Another high yield 46,XY DSD fact is 5ɑ-reductase deficiency, which is caused by a mutation in the SRD5A2 gene. What you need to know is that this gene codes for the enzyme 5ɑ-reductase, which normally converts testosterone to DHT. For your exams, remember that 5ɑ-reductase deficiency is inherited in an autosomal recessive but sex-limited pattern. This means that for the disease to appear, both copies of the gene have to be mutated and the individual has to be genetically male, since dihydrotestosterone has no role in female sexual development. And that’s very high yield!
With 5ɑ-reductase deficiency, the problem arises in a male fetus where the testes produce testosterone, but it isn’t converted to DHT. As a result, they develop male internal sex organs, but the external genitalia appear ambiguous or female. In particular, the penis doesn’t fully elongate, and the scrotum often remains split in two, which is also called a bifid scrotum.
When these individuals reach puberty, there’s a huge testosterone surge. So, even though it can’t be converted to DHT, there’s so much testosterone around that the penis and scrotum grow larger and start acquiring a masculine appearance. In addition, individuals start developing a deeper voice, muscle growth, and facial and body hair growth.
Diagnosis of 5α-reductase deficiency is usually suspected in newborns with ambiguous genitalia, and a karyotype can be performed to confirm the genotypic sex. What’s high yield is that blood tests usually show normal serum testosterone and estrogen levels, low DHT levels, and normal or increased LH levels. Treatment of 5α-reductase deficiency is focused on hormone replacement therapy.
Moving on, placental aromatase deficiency is a 46,XX DSD caused by a mutation in the CYP19A1 gene, which codes for the enzyme aromatase that normally converts androgens to estrogens. Now, placental aromatase deficiency is also inherited in an autosomal recessive but sex-limited pattern, but unlike 5α-reductase deficiency, this mainly affects genetically female individuals, since estrogens are the main female sex hormones. And that’s very high yield!

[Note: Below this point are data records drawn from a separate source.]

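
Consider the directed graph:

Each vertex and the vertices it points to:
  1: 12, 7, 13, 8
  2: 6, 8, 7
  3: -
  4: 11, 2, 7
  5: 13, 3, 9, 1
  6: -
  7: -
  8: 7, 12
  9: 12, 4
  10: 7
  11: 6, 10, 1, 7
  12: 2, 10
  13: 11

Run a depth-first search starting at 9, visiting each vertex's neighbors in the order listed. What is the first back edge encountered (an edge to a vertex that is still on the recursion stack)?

8->12

DFS from 9 (visiting each vertex's neighbors in the order listed); mark gray on enter, black on exit:
9 gray
  12 gray
    2 gray
      6 gray
      6 black
      8 gray
        7 gray
        7 black
        8→12: 12 is gray → back edge
First back edge: 8 → 12.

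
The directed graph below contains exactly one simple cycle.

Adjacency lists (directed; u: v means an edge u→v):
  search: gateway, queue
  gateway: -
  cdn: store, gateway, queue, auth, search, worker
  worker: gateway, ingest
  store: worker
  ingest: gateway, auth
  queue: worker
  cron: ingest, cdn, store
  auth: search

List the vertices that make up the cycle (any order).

DFS with gray/black marking from auth:
auth gray
  search gray
    gateway gray
    gateway black
    queue gray
      worker gray
        worker→gateway: gateway black — skip
        ingest gray
          ingest→gateway: gateway black — skip
          ingest→auth: auth is gray → back edge
Back edge closes the cycle auth → search → queue → worker → ingest → auth; its vertices are {auth, queue, ingest, search, worker}.

auth, queue, ingest, search, worker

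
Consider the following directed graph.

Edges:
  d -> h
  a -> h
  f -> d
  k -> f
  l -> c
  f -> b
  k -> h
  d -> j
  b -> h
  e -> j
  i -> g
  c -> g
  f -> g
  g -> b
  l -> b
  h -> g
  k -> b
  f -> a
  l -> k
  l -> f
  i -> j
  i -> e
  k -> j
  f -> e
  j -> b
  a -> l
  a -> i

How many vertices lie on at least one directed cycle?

A vertex is on a directed cycle iff it belongs to a strongly connected component of size ≥ 2 (or has a self-loop).
The vertices on cycles are {a, b, f, g, h, k, l} — 7 in total.

7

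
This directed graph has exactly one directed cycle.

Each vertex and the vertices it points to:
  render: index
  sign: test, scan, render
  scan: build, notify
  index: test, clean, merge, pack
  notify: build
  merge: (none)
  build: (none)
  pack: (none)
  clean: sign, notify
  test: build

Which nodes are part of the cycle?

DFS with gray/black marking from index:
index gray
  test gray
    build gray
    build black
  test black
  clean gray
    sign gray
      sign→test: test black — skip
      scan gray
        scan→build: build black — skip
        notify gray
          notify→build: build black — skip
        notify black
      scan black
      render gray
        render→index: index is gray → back edge
Back edge closes the cycle index → clean → sign → render → index; its vertices are {sign, clean, index, render}.

sign, clean, index, render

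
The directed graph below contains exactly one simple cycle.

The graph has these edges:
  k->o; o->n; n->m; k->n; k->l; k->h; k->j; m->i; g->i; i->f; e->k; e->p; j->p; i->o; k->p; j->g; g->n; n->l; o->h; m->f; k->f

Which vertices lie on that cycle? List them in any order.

i, m, n, o

DFS with gray/black marking from o:
o gray
  n gray
    l gray
    l black
    m gray
      f gray
      f black
      i gray
        i→o: o is gray → back edge
Back edge closes the cycle o → n → m → i → o; its vertices are {i, m, n, o}.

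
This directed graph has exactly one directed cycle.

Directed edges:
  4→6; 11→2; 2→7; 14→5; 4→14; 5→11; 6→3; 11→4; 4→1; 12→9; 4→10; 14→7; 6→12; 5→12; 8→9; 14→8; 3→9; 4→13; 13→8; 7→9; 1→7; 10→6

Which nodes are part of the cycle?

4, 5, 11, 14

DFS with gray/black marking from 11:
11 gray
  4 gray
    10 gray
      6 gray
        3 gray
          9 gray
          9 black
        3 black
        12 gray
          12→9: 9 black — skip
        12 black
      6 black
    10 black
    4→6: 6 black — skip
    14 gray
      5 gray
        5→11: 11 is gray → back edge
Back edge closes the cycle 11 → 4 → 14 → 5 → 11; its vertices are {4, 5, 11, 14}.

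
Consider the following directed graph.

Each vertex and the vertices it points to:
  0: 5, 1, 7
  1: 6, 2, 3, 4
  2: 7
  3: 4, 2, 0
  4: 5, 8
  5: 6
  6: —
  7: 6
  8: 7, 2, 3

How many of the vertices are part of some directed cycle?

5

A vertex is on a directed cycle iff it belongs to a strongly connected component of size ≥ 2 (or has a self-loop).
The vertices on cycles are {0, 1, 3, 4, 8} — 5 in total.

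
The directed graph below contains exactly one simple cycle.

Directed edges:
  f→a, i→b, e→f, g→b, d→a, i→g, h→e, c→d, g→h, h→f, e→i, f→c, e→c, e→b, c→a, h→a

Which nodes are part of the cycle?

DFS with gray/black marking from g:
g gray
  b gray
  b black
  h gray
    f gray
      a gray
      a black
      c gray
        d gray
          d→a: a black — skip
        d black
        c→a: a black — skip
      c black
    f black
    e gray
      e→b: b black — skip
      i gray
        i→b: b black — skip
        i→g: g is gray → back edge
Back edge closes the cycle g → h → e → i → g; its vertices are {e, g, h, i}.

e, g, h, i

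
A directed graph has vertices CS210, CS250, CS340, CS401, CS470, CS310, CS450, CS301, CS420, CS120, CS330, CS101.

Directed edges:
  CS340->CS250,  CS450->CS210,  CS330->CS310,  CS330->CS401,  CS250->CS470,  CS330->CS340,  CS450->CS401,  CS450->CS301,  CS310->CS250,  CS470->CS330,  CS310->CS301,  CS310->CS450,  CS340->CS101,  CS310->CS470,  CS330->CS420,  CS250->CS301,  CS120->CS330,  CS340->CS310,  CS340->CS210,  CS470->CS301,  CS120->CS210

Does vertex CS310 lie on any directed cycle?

Yes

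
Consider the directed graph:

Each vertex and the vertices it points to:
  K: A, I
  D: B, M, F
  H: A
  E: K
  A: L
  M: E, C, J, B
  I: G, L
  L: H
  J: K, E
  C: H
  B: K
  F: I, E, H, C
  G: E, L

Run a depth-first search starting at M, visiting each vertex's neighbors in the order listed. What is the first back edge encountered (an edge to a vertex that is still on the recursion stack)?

H→A

DFS from M (visiting each vertex's neighbors in the order listed); mark gray on enter, black on exit:
M gray
  E gray
    K gray
      A gray
        L gray
          H gray
            H→A: A is gray → back edge
First back edge: H → A.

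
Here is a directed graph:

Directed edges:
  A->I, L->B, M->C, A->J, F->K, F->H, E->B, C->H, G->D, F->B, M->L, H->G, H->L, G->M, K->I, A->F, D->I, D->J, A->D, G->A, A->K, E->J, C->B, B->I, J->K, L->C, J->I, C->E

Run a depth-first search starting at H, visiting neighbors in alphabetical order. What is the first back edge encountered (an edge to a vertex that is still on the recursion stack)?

DFS from H (visiting neighbors in alphabetical order); mark gray on enter, black on exit:
H gray
  G gray
    A gray
      D gray
        I gray
        I black
        J gray
          J→I: I black — skip
          K gray
            K→I: I black — skip
          K black
        J black
      D black
      F gray
        B gray
          B→I: I black — skip
        B black
        F→H: H is gray → back edge
First back edge: F → H.

F->H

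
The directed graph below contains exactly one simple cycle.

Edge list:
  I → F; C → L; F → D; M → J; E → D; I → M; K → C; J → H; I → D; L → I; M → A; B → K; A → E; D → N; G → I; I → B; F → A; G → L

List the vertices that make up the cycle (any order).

DFS with gray/black marking from L:
L gray
  I gray
    B gray
      K gray
        C gray
          C→L: L is gray → back edge
Back edge closes the cycle L → I → B → K → C → L; its vertices are {B, C, I, K, L}.

B, C, I, K, L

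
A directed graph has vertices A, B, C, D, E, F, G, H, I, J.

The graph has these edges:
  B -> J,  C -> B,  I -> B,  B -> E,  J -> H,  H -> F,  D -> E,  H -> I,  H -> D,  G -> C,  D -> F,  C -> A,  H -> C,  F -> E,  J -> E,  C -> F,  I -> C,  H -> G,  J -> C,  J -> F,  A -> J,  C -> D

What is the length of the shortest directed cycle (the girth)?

For each vertex v, BFS finds the shortest path from v back to v.
The shortest such closed walk is C → B → J → C, length 3.

3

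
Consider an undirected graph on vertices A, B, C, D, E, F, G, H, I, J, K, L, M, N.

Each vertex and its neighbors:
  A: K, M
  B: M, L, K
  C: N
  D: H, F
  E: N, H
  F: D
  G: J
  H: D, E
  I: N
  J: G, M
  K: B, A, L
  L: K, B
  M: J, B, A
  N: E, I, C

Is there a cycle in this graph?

Yes

DFS, tracking each vertex's parent; an edge to a visited non-parent vertex closes a cycle.
Start from D:
visit D (parent –)
  visit H (parent D)
    H–D: parent, skip
    visit E (parent H)
      visit N (parent E)
        N–E: parent, skip
        visit I (parent N)
          I–N: parent, skip
        visit C (parent N)
          C–N: parent, skip
      E–H: parent, skip
  visit F (parent D)
    F–D: parent, skip
visit A (parent –)
  visit K (parent A)
    visit B (parent K)
      visit M (parent B)
        visit J (parent M)
          visit G (parent J)
            G–J: parent, skip
          J–M: parent, skip
        M–B: parent, skip
        M–A: A visited and ≠ parent → cycle
Cycle: A – K – B – M – A.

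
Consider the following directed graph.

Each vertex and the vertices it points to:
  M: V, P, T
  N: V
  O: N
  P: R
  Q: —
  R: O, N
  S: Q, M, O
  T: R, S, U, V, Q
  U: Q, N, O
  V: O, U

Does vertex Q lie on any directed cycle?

Q lies on a cycle iff there is a path from Q back to itself.
Exploring from Q, it never reaches itself; equivalently, its strongly connected component is a singleton.

No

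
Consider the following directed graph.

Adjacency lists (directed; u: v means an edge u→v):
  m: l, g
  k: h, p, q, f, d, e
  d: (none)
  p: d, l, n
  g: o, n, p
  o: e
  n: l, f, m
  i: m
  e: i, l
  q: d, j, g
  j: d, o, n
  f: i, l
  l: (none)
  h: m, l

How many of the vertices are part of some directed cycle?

A vertex is on a directed cycle iff it belongs to a strongly connected component of size ≥ 2 (or has a self-loop).
The vertices on cycles are {e, f, g, i, m, n, o, p} — 8 in total.

8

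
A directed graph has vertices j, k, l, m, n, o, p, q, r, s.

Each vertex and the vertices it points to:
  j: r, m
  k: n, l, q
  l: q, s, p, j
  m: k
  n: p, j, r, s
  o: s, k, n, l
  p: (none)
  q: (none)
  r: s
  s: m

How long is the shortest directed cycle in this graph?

4

For each vertex v, BFS finds the shortest path from v back to v.
The shortest such closed walk is n → j → m → k → n, length 4.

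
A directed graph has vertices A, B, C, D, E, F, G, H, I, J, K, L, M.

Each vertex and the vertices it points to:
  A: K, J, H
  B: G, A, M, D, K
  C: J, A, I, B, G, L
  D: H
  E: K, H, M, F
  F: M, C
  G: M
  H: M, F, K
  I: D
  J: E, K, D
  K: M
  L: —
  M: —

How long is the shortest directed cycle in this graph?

4

For each vertex v, BFS finds the shortest path from v back to v.
The shortest such closed walk is C → J → E → F → C, length 4.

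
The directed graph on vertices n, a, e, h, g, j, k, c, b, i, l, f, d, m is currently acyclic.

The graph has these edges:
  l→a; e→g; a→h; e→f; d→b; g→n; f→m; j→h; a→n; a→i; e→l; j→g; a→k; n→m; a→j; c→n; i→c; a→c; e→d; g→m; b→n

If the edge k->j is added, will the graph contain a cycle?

No

Adding k→j creates a cycle iff j can already reach k.
Explore from j: no path reaches k. The graph stays acyclic.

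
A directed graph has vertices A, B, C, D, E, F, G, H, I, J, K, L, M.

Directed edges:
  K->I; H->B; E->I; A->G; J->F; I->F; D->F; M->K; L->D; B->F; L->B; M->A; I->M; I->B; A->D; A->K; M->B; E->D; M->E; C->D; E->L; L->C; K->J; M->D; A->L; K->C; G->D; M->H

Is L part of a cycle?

L lies on a cycle iff there is a path from L back to itself.
Exploring from L, it never reaches itself; equivalently, its strongly connected component is a singleton.

No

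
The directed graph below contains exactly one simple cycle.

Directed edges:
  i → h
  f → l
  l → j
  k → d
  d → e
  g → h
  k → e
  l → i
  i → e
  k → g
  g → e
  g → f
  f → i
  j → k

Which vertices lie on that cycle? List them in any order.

f, g, j, k, l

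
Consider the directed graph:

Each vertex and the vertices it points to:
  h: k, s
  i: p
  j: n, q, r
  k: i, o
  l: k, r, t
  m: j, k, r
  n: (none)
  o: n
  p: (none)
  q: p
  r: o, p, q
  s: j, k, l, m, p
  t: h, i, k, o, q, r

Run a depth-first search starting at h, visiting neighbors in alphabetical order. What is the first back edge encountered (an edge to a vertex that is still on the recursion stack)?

t→h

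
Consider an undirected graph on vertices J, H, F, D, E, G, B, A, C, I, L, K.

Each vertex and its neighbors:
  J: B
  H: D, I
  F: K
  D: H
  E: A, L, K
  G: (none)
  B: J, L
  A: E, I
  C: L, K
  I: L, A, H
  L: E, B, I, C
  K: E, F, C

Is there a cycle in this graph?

DFS, tracking each vertex's parent; an edge to a visited non-parent vertex closes a cycle.
Start from G:
visit G (parent –)
visit J (parent –)
  visit B (parent J)
    B–J: parent, skip
    visit L (parent B)
      visit E (parent L)
        visit A (parent E)
          A–E: parent, skip
          visit I (parent A)
            I–L: L visited and ≠ parent → cycle
Cycle: L – E – A – I – L.

Yes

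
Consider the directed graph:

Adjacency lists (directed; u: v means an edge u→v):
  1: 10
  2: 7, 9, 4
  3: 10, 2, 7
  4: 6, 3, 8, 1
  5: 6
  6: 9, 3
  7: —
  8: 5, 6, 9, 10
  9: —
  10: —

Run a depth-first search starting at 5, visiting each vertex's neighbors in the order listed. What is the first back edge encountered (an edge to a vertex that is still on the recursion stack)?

DFS from 5 (visiting each vertex's neighbors in the order listed); mark gray on enter, black on exit:
5 gray
  6 gray
    9 gray
    9 black
    3 gray
      10 gray
      10 black
      2 gray
        7 gray
        7 black
        2→9: 9 black — skip
        4 gray
          4→6: 6 is gray → back edge
First back edge: 4 → 6.

4→6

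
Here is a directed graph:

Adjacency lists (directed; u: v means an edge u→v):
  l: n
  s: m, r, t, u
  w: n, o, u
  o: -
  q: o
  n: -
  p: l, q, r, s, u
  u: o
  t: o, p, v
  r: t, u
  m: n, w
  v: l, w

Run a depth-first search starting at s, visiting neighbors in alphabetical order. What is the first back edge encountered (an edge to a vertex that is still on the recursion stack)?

p→r

DFS from s (visiting neighbors in alphabetical order); mark gray on enter, black on exit:
s gray
  m gray
    n gray
    n black
    w gray
      w→n: n black — skip
      o gray
      o black
      u gray
        u→o: o black — skip
      u black
    w black
  m black
  r gray
    t gray
      t→o: o black — skip
      p gray
        l gray
          l→n: n black — skip
        l black
        q gray
          q→o: o black — skip
        q black
        p→r: r is gray → back edge
First back edge: p → r.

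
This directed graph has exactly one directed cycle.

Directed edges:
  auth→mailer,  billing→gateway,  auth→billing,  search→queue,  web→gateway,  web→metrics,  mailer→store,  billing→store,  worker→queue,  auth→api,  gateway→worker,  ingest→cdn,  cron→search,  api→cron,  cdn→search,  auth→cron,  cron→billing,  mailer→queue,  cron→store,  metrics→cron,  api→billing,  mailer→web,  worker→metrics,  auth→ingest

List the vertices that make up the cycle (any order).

cron, worker, billing, gateway, metrics

DFS with gray/black marking from cron:
cron gray
  search gray
    queue gray
    queue black
  search black
  store gray
  store black
  billing gray
    gateway gray
      worker gray
        metrics gray
          metrics→cron: cron is gray → back edge
Back edge closes the cycle cron → billing → gateway → worker → metrics → cron; its vertices are {cron, worker, billing, gateway, metrics}.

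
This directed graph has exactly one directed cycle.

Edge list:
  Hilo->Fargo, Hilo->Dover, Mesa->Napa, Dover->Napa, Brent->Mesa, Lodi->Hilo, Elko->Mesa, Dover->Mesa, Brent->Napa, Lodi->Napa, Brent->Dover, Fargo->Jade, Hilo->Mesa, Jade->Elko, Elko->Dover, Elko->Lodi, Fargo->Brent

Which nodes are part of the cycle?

Elko, Hilo, Jade, Lodi, Fargo

DFS with gray/black marking from Fargo:
Fargo gray
  Jade gray
    Elko gray
      Dover gray
        Napa gray
        Napa black
        Mesa gray
          Mesa→Napa: Napa black — skip
        Mesa black
      Dover black
      Elko→Mesa: Mesa black — skip
      Lodi gray
        Hilo gray
          Hilo→Fargo: Fargo is gray → back edge
Back edge closes the cycle Fargo → Jade → Elko → Lodi → Hilo → Fargo; its vertices are {Elko, Hilo, Jade, Lodi, Fargo}.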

Now, during gestation of a baby affected with placental aromatase deficiency, the abnormally high androgen levels from the fetus can cross the placenta into the mother’s bloodstream. As a result, there’s maternal virilization, which is characterized by deepening of the voice, hirsutism or excessive body hair growth, and acne or multiple skin pimples mainly involving the face. Keep in mind that maternal virilization usually regresses after giving birth, when the fetal androgens aren’t around anymore.